21 comments
@jchaven oh wow 😯 that was a while ago ey 😅 when I started working we used telex and to this day hardly anyone knows what that was I remember a telex operator getting annoyed because incoming messages overruled him halfway typing his outgoing messages, so he had to start over again. Does that sound familiar? If true, that was not a very sophisticated protocol. Around 2000, I worked at an international distributor of medical equipment. They sometimes had to telex to customs offices in the Middle East. No fax nor email there yet. @Heliograph I was wondering why that E is so big but it's of course because @volpeon mondays exist @Heliograph @Heliograph fun fact, "boilerplate" also comes from physical typesetting! It came from the plate metal which was formed with type on and could then be distributed to different newspapers @Heliograph@mastodon.au @Heliograph We had those when I was working on my college newspaper, and later when I worked for a publishing company as a book editor in the 1960s and early 1970s. Then they gave way to computerized printing. @Heliograph Most of the users don't have a clue about typography vocabulary origin (font, case, etc.) and keyboard (strange) disposition. @Heliograph Yep. Took a printing class in Junior High in the 60’s, and that’s how we did it.

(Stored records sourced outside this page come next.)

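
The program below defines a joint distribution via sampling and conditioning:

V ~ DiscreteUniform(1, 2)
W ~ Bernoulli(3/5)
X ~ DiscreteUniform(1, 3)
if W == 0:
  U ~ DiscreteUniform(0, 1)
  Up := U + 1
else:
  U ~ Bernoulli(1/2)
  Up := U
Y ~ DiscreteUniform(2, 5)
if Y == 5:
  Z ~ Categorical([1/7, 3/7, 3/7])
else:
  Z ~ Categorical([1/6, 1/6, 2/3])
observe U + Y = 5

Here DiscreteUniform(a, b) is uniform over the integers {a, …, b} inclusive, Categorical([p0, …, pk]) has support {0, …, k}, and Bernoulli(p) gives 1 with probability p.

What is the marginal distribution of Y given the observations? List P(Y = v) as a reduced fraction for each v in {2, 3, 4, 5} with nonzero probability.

P(Y=4) = 1/2, P(Y=5) = 1/2

Enumerate traces; 72 have nonzero weight after conditioning:
  (V=1, W=0, X=1, U=0, Y=5, Z=0) weight 1/840
  (V=1, W=0, X=1, U=0, Y=5, Z=1) weight 1/280
  (V=1, W=0, X=1, U=0, Y=5, Z=2) weight 1/280
  (V=1, W=0, X=1, U=1, Y=4, Z=0) weight 1/720
  (V=1, W=0, X=1, U=1, Y=4, Z=1) weight 1/720
  (V=1, W=0, X=1, U=1, Y=4, Z=2) weight 1/180
  (V=1, W=0, X=2, U=0, Y=5, Z=0) weight 1/840
  (V=1, W=0, X=2, U=0, Y=5, Z=1) weight 1/280
  … 64 more
Group by Y:
  weight(Y=4) = 1/8
  weight(Y=5) = 1/8
Total weight = 1/8 + 1/8 = 1/4
P(Y=4 | obs) = 1/8 / 1/4 = 1/2
P(Y=5 | obs) = 1/8 / 1/4 = 1/2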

More info for anyone curious: https://www.google.com/search?q=hand+setting+type @Heliograph Would be amusing to start the rumor that the arrangement of letters in that box was chosen to prevent typesetters from colliding with each other reaching for adjacent letters and getting stuck @Heliograph My 1960’s high school required boys to take shop (girls took home ec) including a term of print shop. The first week included memorizing the lower case layout. Later we locked a page, inked the platen, and printed. |
@Heliograph
In high school I had an exam on which compartment in the California job case each type piece resided.
I also used a Linotype machine a few times in that class. It was usually broken.